The term 'main-sequence' is not an absolute 'temporal' interpretation of a typical star. i.e. they do not all start in the top left and work their way down the main-sequence line to the bottom right of the H-R diagram as an evolution.
The H-R diagram is a distribution plot - a snapshot of observation of all stars taken in an almost infinitely small scale of time compared with the life time of a star. It simply plots the distribution of stars based on what is observed of their brightness and surface temperature.
(Think of it like taking a snapshot of all the aircraft in the world. Most would be either on the ground clustered at airports or in the air.)
However, there is a strong correlation between the mass of the star and it's position on the H-R diagram. It's also the mass of a star which is the greatest factor in determining the actual temporal evolution of that star. There is also a correlation between the life-span of a star and it's position on the H-R diagram. It's the mixing/transposing of these facts where many people confuse the interpretation of the H-R diagram.
Blue stars (progenitors of Blue-Supergiants) are only considered very rare main sequence. They are hot, bright and short lived. i.e. the population density of these stars does not occupy the dense population defining main-sequence other than at the limits of the distribution pattern. Although the dividing line on the Hertspung -Russell diagram looks small, they are actually well differentiated because the luminosity scale is logarithmic.

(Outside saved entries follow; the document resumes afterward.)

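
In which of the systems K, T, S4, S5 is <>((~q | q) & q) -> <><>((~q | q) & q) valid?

T, S4, S5

K-tableau for the negation ~(<>((~q | q) & q) -> <><>((~q | q) & q)):
1. ~(<>((~q | q) & q) -> <><>((~q | q) & q)), u
2. <>((~q | q) & q), u
3. ~<><>((~q | q) & q), u
4. (~q | q) & q, v
5. ~q | q, v
6. q, v
7. ~<>((~q | q) & q), v
Accessibility: uRv
Complete open branch: countermodel on a K-frame, so not valid in K.
T-tableau for the negation ~(<>((~q | q) & q) -> <><>((~q | q) & q)):
1. ~(<>((~q | q) & q) -> <><>((~q | q) & q)), u
2. <>((~q | q) & q), u
3. ~<><>((~q | q) & q), u
4. ~<>((~q | q) & q), u
5. ~((~q | q) & q), u
6. ~q, u
7. (~q | q) & q, v
8. ~q | q, v
9. q, v
10. ~<>((~q | q) & q), v
11. ~((~q | q) & q), v
12. ~(~q | q), v
13. ~q, v
Accessibility: uRu, uRv, vRv
Branch closes: q and ~q both at v.
Every branch closes (one shown): valid in T, hence also in S4, S5 (every theorem of T is a theorem of S4 and S5).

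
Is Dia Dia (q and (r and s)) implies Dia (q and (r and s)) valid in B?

Tableau for the negation not (Dia Dia (q and (r and s)) implies Dia (q and (r and s))):
1. not (Dia Dia (q and (r and s)) implies Dia (q and (r and s))), u
2. Dia Dia (q and (r and s)), u   [neg-implies-rule on 1]
3. not Dia (q and (r and s)), u   [neg-implies-rule on 1]
4. not (q and (r and s)), u   [neg-Dia-rule on 3 via uRu]
5. not (r and s), u   [neg-and-rule on 4 (branches; this branch)]
6. not s, u   [neg-and-rule on 5 (branches; this branch)]
7. Dia (q and (r and s)), v   [Dia-rule on 2: fresh world v, uRv]
8. not (q and (r and s)), v   [neg-Dia-rule on 3 via uRv]
9. not (r and s), v   [neg-and-rule on 8 (branches; this branch)]
10. not s, v   [neg-and-rule on 9 (branches; this branch)]
11. q and (r and s), w   [Dia-rule on 7: fresh world w, vRw]
12. q, w   [and-rule on 11]
13. r and s, w   [and-rule on 11]
14. r, w   [and-rule on 13]
15. s, w   [and-rule on 13]
Accessibility: uRu, uRv, vRu, vRv, vRw, wRv, wRw
The negation has an open branch (countermodel exists).

Invalid (countermodel exists)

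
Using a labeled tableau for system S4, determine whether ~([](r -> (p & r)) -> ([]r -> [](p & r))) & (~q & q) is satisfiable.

No, unsatisfiable

1. ~([](r -> (p & r)) -> ([]r -> [](p & r))) & (~q & q), 0
2. ~([](r -> (p & r)) -> ([]r -> [](p & r))), 0   [&-rule on 1]
3. ~q & q, 0   [&-rule on 1]
4. [](r -> (p & r)), 0   [~->-rule on 2]
5. ~([]r -> [](p & r)), 0   [~->-rule on 2]
6. ~q, 0   [&-rule on 3]
7. q, 0   [&-rule on 3]
Accessibility: 0R0
Branch closes: q and ~q both at 0.
All branches of the tableau close; one closing branch shown above.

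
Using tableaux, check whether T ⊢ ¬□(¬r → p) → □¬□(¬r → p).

Invalid (countermodel exists)

Tableau for the negation ¬(¬□(¬r → p) → □¬□(¬r → p)):
1. ¬(¬□(¬r → p) → □¬□(¬r → p)), w0
2. ¬□(¬r → p), w0   [¬→-rule on 1]
3. ¬□¬□(¬r → p), w0   [¬→-rule on 1]
4. ¬(¬r → p), w1   [¬□-rule on 2: fresh world w1, w0Rw1]
5. ¬r, w1   [¬→-rule on 4]
6. ¬p, w1   [¬→-rule on 4]
7. □(¬r → p), w2   [¬□-rule on 3: fresh world w2, w0Rw2]
8. ¬r → p, w2   [□-rule on 7 via w2Rw2]
9. p, w2   [→-rule on 8 (branches; this branch)]
Accessibility: w0Rw0, w0Rw1, w0Rw2, w1Rw1, w2Rw2
The negation has an open branch (countermodel exists).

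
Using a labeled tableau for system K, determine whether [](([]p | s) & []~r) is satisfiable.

1. [](([]p | s) & []~r), w0

Satisfiable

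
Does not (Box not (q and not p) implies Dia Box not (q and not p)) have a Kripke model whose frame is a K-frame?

1. not (Box not (q and not p) implies Dia Box not (q and not p)), u
2. Box not (q and not p), u
3. not Dia Box not (q and not p), u

Yes, satisfiable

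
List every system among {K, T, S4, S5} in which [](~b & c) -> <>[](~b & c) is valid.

T-tableau for the negation ~([](~b & c) -> <>[](~b & c)):
1. ~([](~b & c) -> <>[](~b & c)), 0
2. [](~b & c), 0
3. ~<>[](~b & c), 0
4. ~b & c, 0
5. ~b, 0
6. c, 0
7. ~[](~b & c), 0
8. ~(~b & c), 1
9. ~b & c, 1
10. ~b, 1
11. c, 1
12. ~[](~b & c), 1
13. ~c, 1
Accessibility: 0R0, 0R1, 1R1
Branch closes: c and ~c both at 1.
Every branch closes (one shown): valid in T, hence also in S4, S5 (every theorem of T is a theorem of S4 and S5).
K-tableau for the negation ~([](~b & c) -> <>[](~b & c)):
1. ~([](~b & c) -> <>[](~b & c)), 0
2. [](~b & c), 0
3. ~<>[](~b & c), 0
Complete open branch: countermodel on a K-frame, so not valid in K.

T, S4, S5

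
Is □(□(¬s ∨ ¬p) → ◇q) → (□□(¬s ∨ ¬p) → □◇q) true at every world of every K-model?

Tableau for the negation ¬(□(□(¬s ∨ ¬p) → ◇q) → (□□(¬s ∨ ¬p) → □◇q)):
1. ¬(□(□(¬s ∨ ¬p) → ◇q) → (□□(¬s ∨ ¬p) → □◇q)), u
2. □(□(¬s ∨ ¬p) → ◇q), u   [¬→-rule on 1]
3. ¬(□□(¬s ∨ ¬p) → □◇q), u   [¬→-rule on 1]
4. □□(¬s ∨ ¬p), u   [¬→-rule on 3]
5. ¬□◇q, u   [¬→-rule on 3]
6. ¬◇q, v   [¬□-rule on 5: fresh world v, uRv]
7. □(¬s ∨ ¬p) → ◇q, v   [□-rule on 2 via uRv]
8. □(¬s ∨ ¬p), v   [□-rule on 4 via uRv]
9. ¬□(¬s ∨ ¬p), v   [→-rule on 7 (branches; this branch)]
10. ¬(¬s ∨ ¬p), w   [¬□-rule on 9: fresh world w, vRw]
11. s, w   [¬∨-rule on 10]
12. p, w   [¬∨-rule on 10]
13. ¬q, w   [¬◇-rule on 6 via vRw]
14. ¬s ∨ ¬p, w   [□-rule on 8 via vRw]
15. ¬p, w   [∨-rule on 14 (branches; this branch)]
Accessibility: uRv, vRw
Branch closes: p and ¬p both at w.
Every branch of the negation's tableau closes; the branch above is one of them.

Valid in K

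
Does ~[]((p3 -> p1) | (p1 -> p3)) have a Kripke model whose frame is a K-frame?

Unsatisfiable

1. ~[]((p3 -> p1) | (p1 -> p3)), 0
2. ~((p3 -> p1) | (p1 -> p3)), 1   [~[]-rule on 1: fresh world 1, 0R1]
3. ~(p3 -> p1), 1   [~|-rule on 2]
4. ~(p1 -> p3), 1   [~|-rule on 2]
5. p3, 1   [~->-rule on 3]
6. ~p1, 1   [~->-rule on 3]
7. p1, 1   [~->-rule on 4]
8. ~p3, 1   [~->-rule on 4]
Accessibility: 0R1
Branch closes: p1 and ~p1 both at 1.
All branches of the tableau close; one closing branch shown above.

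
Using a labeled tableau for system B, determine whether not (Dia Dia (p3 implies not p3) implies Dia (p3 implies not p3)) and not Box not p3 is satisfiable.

Satisfiable

1. not (Dia Dia (p3 implies not p3) implies Dia (p3 implies not p3)) and not Box not p3, u
2. not (Dia Dia (p3 implies not p3) implies Dia (p3 implies not p3)), u   [and-rule on 1]
3. not Box not p3, u   [and-rule on 1]
4. Dia Dia (p3 implies not p3), u   [neg-implies-rule on 2]
5. not Dia (p3 implies not p3), u   [neg-implies-rule on 2]
6. not (p3 implies not p3), u   [neg-Dia-rule on 5 via uRu]
7. p3, u   [neg-implies-rule on 6]
8. p3, v   [neg-Box-rule on 3: fresh world v, uRv]
9. not (p3 implies not p3), v   [neg-Dia-rule on 5 via uRv]
10. Dia (p3 implies not p3), w   [Dia-rule on 4: fresh world w, uRw]
11. not (p3 implies not p3), w   [neg-Dia-rule on 5 via uRw]
12. p3, w   [neg-implies-rule on 11]
13. p3 implies not p3, x   [Dia-rule on 10: fresh world x, wRx]
14. not p3, x   [implies-rule on 13 (branches; this branch)]
Accessibility: uRu, uRv, uRw, vRu, vRv, wRu, wRw, wRx, xRw, xRx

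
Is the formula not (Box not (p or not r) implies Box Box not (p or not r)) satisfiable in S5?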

This is what wiki has to say:
" O type main sequence stars and the most massive of the B type blue-white stars become supergiants. Because of their extreme masses they have short lifespans of 30 million years down to a few hundred thousand years.

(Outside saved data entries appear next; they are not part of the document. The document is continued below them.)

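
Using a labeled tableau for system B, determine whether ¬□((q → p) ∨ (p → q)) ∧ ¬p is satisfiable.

Unsatisfiable

1. ¬□((q → p) ∨ (p → q)) ∧ ¬p, w0
2. ¬□((q → p) ∨ (p → q)), w0
3. ¬p, w0
4. ¬((q → p) ∨ (p → q)), w1
5. ¬(q → p), w1
6. ¬(p → q), w1
7. q, w1
8. ¬p, w1
9. p, w1
10. ¬q, w1
Accessibility: w0Rw0, w0Rw1, w1Rw0, w1Rw1
Branch closes: p and ¬p both at w1.
(One branch shown.) All branches close.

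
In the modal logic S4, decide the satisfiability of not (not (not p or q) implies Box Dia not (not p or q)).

1. not (not (not p or q) implies Box Dia not (not p or q)), 0
2. not (not p or q), 0
3. not Box Dia not (not p or q), 0
4. p, 0
5. not q, 0
6. not Dia not (not p or q), 1
7. not p or q, 1
8. q, 1
Accessibility: 0R0, 0R1, 1R1

Satisfiable (open branch found)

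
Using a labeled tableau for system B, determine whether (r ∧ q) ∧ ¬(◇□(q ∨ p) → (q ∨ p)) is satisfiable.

1. (r ∧ q) ∧ ¬(◇□(q ∨ p) → (q ∨ p)), 0
2. r ∧ q, 0
3. ¬(◇□(q ∨ p) → (q ∨ p)), 0
4. r, 0
5. q, 0
6. ◇□(q ∨ p), 0
7. ¬(q ∨ p), 0
8. ¬q, 0
9. ¬p, 0
Accessibility: 0R0
Branch closes: q and ¬q both at 0.
(One branch shown.) All branches close.

Unsatisfiable (every branch closes)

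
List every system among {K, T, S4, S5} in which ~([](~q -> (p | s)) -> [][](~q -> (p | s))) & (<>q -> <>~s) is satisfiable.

S4-tableau for the formula:
1. ~([](~q -> (p | s)) -> [][](~q -> (p | s))) & (<>q -> <>~s), w0
2. ~([](~q -> (p | s)) -> [][](~q -> (p | s))), w0
3. <>q -> <>~s, w0
4. [](~q -> (p | s)), w0
5. ~[][](~q -> (p | s)), w0
6. ~q -> (p | s), w0
7. <>~s, w0
8. p | s, w0
9. s, w0
10. ~[](~q -> (p | s)), w1
11. ~q -> (p | s), w1
12. p | s, w1
13. s, w1
14. ~s, w2
15. ~q -> (p | s), w2
16. p | s, w2
17. p, w2
18. ~(~q -> (p | s)), w3
19. ~q, w3
20. ~(p | s), w3
21. ~p, w3
22. ~s, w3
23. ~q -> (p | s), w3
24. p | s, w3
25. s, w3
Accessibility: w0Rw0, w0Rw1, w0Rw2, w0Rw3, w1Rw1, w1Rw3, w2Rw2, w3Rw3
Branch closes: s and ~s both at w3.
Every branch closes (one shown): unsatisfiable in S4, hence also in S5 (every S5-frame is an S4-frame).
T-tableau for the formula:
1. ~([](~q -> (p | s)) -> [][](~q -> (p | s))) & (<>q -> <>~s), w0
2. ~([](~q -> (p | s)) -> [][](~q -> (p | s))), w0
3. <>q -> <>~s, w0
4. [](~q -> (p | s)), w0
5. ~[][](~q -> (p | s)), w0
6. ~q -> (p | s), w0
7. <>~s, w0
8. p | s, w0
9. s, w0
10. ~[](~q -> (p | s)), w1
11. ~q -> (p | s), w1
12. p | s, w1
13. s, w1
14. ~s, w2
15. ~q -> (p | s), w2
16. p | s, w2
17. p, w2
18. ~(~q -> (p | s)), w3
19. ~q, w3
20. ~(p | s), w3
21. ~p, w3
22. ~s, w3
Accessibility: w0Rw0, w0Rw1, w0Rw2, w1Rw1, w1Rw3, w2Rw2, w3Rw3
Complete open branch: satisfiable in T, hence also in K (this T-model is also a K-model).

K, T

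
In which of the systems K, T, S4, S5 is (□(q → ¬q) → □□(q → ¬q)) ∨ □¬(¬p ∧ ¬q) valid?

S4, S5

S4-tableau for the negation ¬((□(q → ¬q) → □□(q → ¬q)) ∨ □¬(¬p ∧ ¬q)):
1. ¬((□(q → ¬q) → □□(q → ¬q)) ∨ □¬(¬p ∧ ¬q)), u
2. ¬(□(q → ¬q) → □□(q → ¬q)), u
3. ¬□¬(¬p ∧ ¬q), u
4. □(q → ¬q), u
5. ¬□□(q → ¬q), u
6. q → ¬q, u
7. ¬q, u
8. ¬p ∧ ¬q, v
9. ¬p, v
10. ¬q, v
11. q → ¬q, v
12. ¬□(q → ¬q), w
13. q → ¬q, w
14. ¬q, w
15. ¬(q → ¬q), x
16. q, x
17. q → ¬q, x
18. ¬q, x
Accessibility: uRu, uRv, uRw, uRx, vRv, wRw, wRx, xRx
Branch closes: q and ¬q both at x.
Every branch closes (one shown): valid in S4, hence also in S5 (every theorem of S4 is a theorem of S5).
T-tableau for the negation ¬((□(q → ¬q) → □□(q → ¬q)) ∨ □¬(¬p ∧ ¬q)):
1. ¬((□(q → ¬q) → □□(q → ¬q)) ∨ □¬(¬p ∧ ¬q)), u
2. ¬(□(q → ¬q) → □□(q → ¬q)), u
3. ¬□¬(¬p ∧ ¬q), u
4. □(q → ¬q), u
5. ¬□□(q → ¬q), u
6. q → ¬q, u
7. ¬q, u
8. ¬p ∧ ¬q, v
9. ¬p, v
10. ¬q, v
11. q → ¬q, v
12. ¬□(q → ¬q), w
13. q → ¬q, w
14. ¬q, w
15. ¬(q → ¬q), x
16. q, x
Accessibility: uRu, uRv, uRw, vRv, wRw, wRx, xRx
Complete open branch: countermodel on a T-frame, so not valid in T, nor in K (the same frame is also a K-frame).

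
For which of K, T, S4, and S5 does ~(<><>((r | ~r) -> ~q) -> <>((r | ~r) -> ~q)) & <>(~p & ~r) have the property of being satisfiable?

K, T

S4-tableau for the formula:
1. ~(<><>((r | ~r) -> ~q) -> <>((r | ~r) -> ~q)) & <>(~p & ~r), 0
2. ~(<><>((r | ~r) -> ~q) -> <>((r | ~r) -> ~q)), 0
3. <>(~p & ~r), 0
4. <><>((r | ~r) -> ~q), 0
5. ~<>((r | ~r) -> ~q), 0
6. ~((r | ~r) -> ~q), 0
7. r | ~r, 0
8. q, 0
9. ~r, 0
10. ~p & ~r, 1
11. ~p, 1
12. ~r, 1
13. ~((r | ~r) -> ~q), 1
14. r | ~r, 1
15. q, 1
16. <>((r | ~r) -> ~q), 2
17. ~((r | ~r) -> ~q), 2
18. r | ~r, 2
19. q, 2
20. ~r, 2
21. (r | ~r) -> ~q, 3
22. ~((r | ~r) -> ~q), 3
23. r | ~r, 3
24. q, 3
25. ~(r | ~r), 3
26. ~r, 3
27. r, 3
Accessibility: 0R0, 0R1, 0R2, 0R3, 1R1, 2R2, 2R3, 3R3
Branch closes: r and ~r both at 3.
Every branch closes (one shown): unsatisfiable in S4, hence also in S5 (every S5-frame is an S4-frame).
T-tableau for the formula:
1. ~(<><>((r | ~r) -> ~q) -> <>((r | ~r) -> ~q)) & <>(~p & ~r), 0
2. ~(<><>((r | ~r) -> ~q) -> <>((r | ~r) -> ~q)), 0
3. <>(~p & ~r), 0
4. <><>((r | ~r) -> ~q), 0
5. ~<>((r | ~r) -> ~q), 0
6. ~((r | ~r) -> ~q), 0
7. r | ~r, 0
8. q, 0
9. ~r, 0
10. ~p & ~r, 1
11. ~p, 1
12. ~r, 1
13. ~((r | ~r) -> ~q), 1
14. r | ~r, 1
15. q, 1
16. <>((r | ~r) -> ~q), 2
17. ~((r | ~r) -> ~q), 2
18. r | ~r, 2
19. q, 2
20. ~r, 2
21. (r | ~r) -> ~q, 3
22. ~q, 3
Accessibility: 0R0, 0R1, 0R2, 1R1, 2R2, 2R3, 3R3
Complete open branch: satisfiable in T, hence also in K (this T-model is also a K-model).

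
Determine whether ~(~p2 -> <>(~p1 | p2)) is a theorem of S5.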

[3] They are mainly observed in young galactic structures such as
open clusters, the arms of
spiral galaxies, and in
irregular galaxies. They are less abundant in spiral galaxy bulges, and are rarely observed in
elliptical galaxies, or
globular clusters, which are composed mainly of old stars.Supergiants develop when massive main sequence stars run out of hydrogen in their cores. They then start to expand, just like lower mass stars, but unlike lower mass stars, they begin to fuse helium in the core almost immediately. This means that they do not increase their luminosity as dramatically as lower mass stars and they progress nearly horizontally across the HR diagram to become red supergiants. Also unlike lower mass stars, red supergiants are massive enough to fuse elements heavier than helium so they do not puff off their atmospheres as planetary nebulae when their helium becomes depleted. Furthermore, they cannot lose enough mass to form a white dwarf, so will leave behind a neutron stars or black hole remnant, usually after a core collapse supernova explosion.

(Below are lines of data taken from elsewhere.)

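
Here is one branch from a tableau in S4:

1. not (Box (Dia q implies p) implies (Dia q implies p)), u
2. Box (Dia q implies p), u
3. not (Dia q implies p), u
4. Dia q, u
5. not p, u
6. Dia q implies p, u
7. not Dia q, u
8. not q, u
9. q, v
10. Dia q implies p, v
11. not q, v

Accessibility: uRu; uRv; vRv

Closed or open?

Both q and not q appear at v.

Closed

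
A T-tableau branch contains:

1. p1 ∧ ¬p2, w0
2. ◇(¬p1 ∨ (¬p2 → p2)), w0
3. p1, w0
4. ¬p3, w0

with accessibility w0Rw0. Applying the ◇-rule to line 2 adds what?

a fresh world w1 with w0Rw1, and ¬p1 ∨ (¬p2 → p2) at w1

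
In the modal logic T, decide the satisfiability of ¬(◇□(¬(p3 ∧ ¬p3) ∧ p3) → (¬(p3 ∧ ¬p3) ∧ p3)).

Satisfiable (open branch found)

1. ¬(◇□(¬(p3 ∧ ¬p3) ∧ p3) → (¬(p3 ∧ ¬p3) ∧ p3)), 0
2. ◇□(¬(p3 ∧ ¬p3) ∧ p3), 0
3. ¬(¬(p3 ∧ ¬p3) ∧ p3), 0
4. ¬p3, 0
5. □(¬(p3 ∧ ¬p3) ∧ p3), 1
6. ¬(p3 ∧ ¬p3) ∧ p3, 1
7. ¬(p3 ∧ ¬p3), 1
8. p3, 1
Accessibility: 0R0, 0R1, 1R1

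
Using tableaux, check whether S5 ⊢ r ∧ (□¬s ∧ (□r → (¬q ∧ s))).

Tableau for the negation ¬(r ∧ (□¬s ∧ (□r → (¬q ∧ s)))):
1. ¬(r ∧ (□¬s ∧ (□r → (¬q ∧ s)))), 0
2. ¬(□¬s ∧ (□r → (¬q ∧ s))), 0
3. ¬(□r → (¬q ∧ s)), 0
4. □r, 0
5. ¬(¬q ∧ s), 0
6. r, 0
7. ¬s, 0
Accessibility: 0R0
The negation has an open branch (countermodel exists).

Not valid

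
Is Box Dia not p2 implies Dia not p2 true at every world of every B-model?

Valid in B

Tableau for the negation not (Box Dia not p2 implies Dia not p2):
1. not (Box Dia not p2 implies Dia not p2), w0
2. Box Dia not p2, w0   [neg-implies-rule on 1]
3. not Dia not p2, w0   [neg-implies-rule on 1]
4. Dia not p2, w0   [Box-rule on 2 via w0Rw0]
5. p2, w0   [neg-Dia-rule on 3 via w0Rw0]
6. not p2, w1   [Dia-rule on 4: fresh world w1, w0Rw1]
7. Dia not p2, w1   [Box-rule on 2 via w0Rw1]
8. p2, w1   [neg-Dia-rule on 3 via w0Rw1]
Accessibility: w0Rw0, w0Rw1, w1Rw0, w1Rw1
Branch closes: p2 and not p2 both at w1.
All branches of the negation close; one closing branch shown above.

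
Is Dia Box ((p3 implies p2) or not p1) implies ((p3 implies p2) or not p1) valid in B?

Tableau for the negation not (Dia Box ((p3 implies p2) or not p1) implies ((p3 implies p2) or not p1)):
1. not (Dia Box ((p3 implies p2) or not p1) implies ((p3 implies p2) or not p1)), w0
2. Dia Box ((p3 implies p2) or not p1), w0
3. not ((p3 implies p2) or not p1), w0
4. not (p3 implies p2), w0
5. p1, w0
6. p3, w0
7. not p2, w0
8. Box ((p3 implies p2) or not p1), w1
9. (p3 implies p2) or not p1, w0
10. (p3 implies p2) or not p1, w1
11. p3 implies p2, w0
12. not p1, w1
13. p2, w0
Accessibility: w0Rw0, w0Rw1, w1Rw0, w1Rw1
Branch closes: p2 and not p2 both at w0.
All branches of the negation close; one closing branch shown above.

Valid in B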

Stars more massive than about 40M
☉ cannot expand into a red supergiant. They burn too quickly and lose their outer layers too quickly, so they reach the blue supergiant stage, or perhaps yellow hypergiant, and then return to become hotter stars. The most massive stars, above about 100M
☉, hardly move at all from their position as O main sequence stars. These stars convect so efficiently that they mix hydrogen from the surface right down to the core. They continue to fuse hydrogen until it is almost entirely depleted throughout the star, then very rapidly evolve through a series of stages of very similar hot and luminous stars, If supergiants, slash stars, WNh stars, WN stars, and possibly WC or WO stars. They are expected to explode as supernovae but it is not clear how far they evolve before this happens. The existence of these supergiants still burning hydrogen in their cores may necessitate a slightly more complex definition of supergiant: a massive star with increased size and luminosity due to fusion products building up, but still with some hydrogen remaining."